By David Goddard
Lithography has been around since the 16th century, making it one of humanity’s oldest techniques for duplication. The basic idea of being able to quickly ‘imprint’ images on a target remains the same. But researchers like Gila Stein, the Prados Associate Professor of Chemical and Biomolecular Engineering, have helped take it to a modern level.
Originally, images were transferred by pressing a plate prepared with a variety of substances into a ‘target’ plate coated with fats. The prepared plate would then etch the image into the transfer plate, allowing mass production of images or text.
Now, light is projected through a series of optics on to thin films of photo-sensitive polymers atop a silicon wafer, producing silicon chips.

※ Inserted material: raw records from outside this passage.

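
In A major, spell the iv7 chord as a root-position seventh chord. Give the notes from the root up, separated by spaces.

D F A C

iv7 is built on scale degree 4, which is D in both A major and its parallel. Building the minor-seventh chord from the parallel minor on D: D–F–A–C.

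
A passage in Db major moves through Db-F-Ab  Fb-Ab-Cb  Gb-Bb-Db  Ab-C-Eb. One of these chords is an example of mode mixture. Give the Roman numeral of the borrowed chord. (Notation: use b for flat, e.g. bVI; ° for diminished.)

bIII

In Db major the diatonic chords are Db, Ebm, Fm, Gb, Ab, Bbm, Cdim. Of the given chords, Db–F–Ab = Db, Gb–Bb–Db = Gb and Ab–C–Eb = Ab are diatonic. But Fb–Ab–Cb is foreign: the diatonic iii on degree 3 is Fm, whereas Fb comes from Db minor. It is labeled bIII.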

“Light triggers a chemical reaction, which is the first step towards forming patterns,” said Stein. “Our goal is to understand how the properties of thin polymer films control the progression of these chemical reactions so we can predict how new materials will perform.”
It’s all part of a broader field of research into the understanding and design of functional polymer films for electronics, energy, membranes, and coatings.
Stein’s research group also works with materials called block copolymers that can form patterns and arrays on their own at the nano-level. Gaining an understanding of how these systems self-organize in thin films—two-dimensional layers of polymers—holds endless possibilities. The films can complement lithography in the manufacture of next-generation electronics and can be adapted for controlled use in electronics and sensors.
“Polymer systems have the potential to impact a number of different fields,” Stein said, “but they are also pretty complex. We use techniques like X-ray scattering, infrared spectroscopy, and microscopy to examine structure across multiple length scales, from individual molecules to millimeters.”
Stein noted that faculty and researchers within the department and at ORNL can help build off one another to improve such research.
“We work with faculty in the department to model chemical reactions in thin films, and to study self-assembling polymers that could be used in batteries,” said Stein. “We also collaborate with research groups at Rice University and Oak Ridge to study the surface properties of branched polymers, which are useful in the design of responsive surfaces.”
Just another way that Stein and her research group are proving that small things can make a big difference.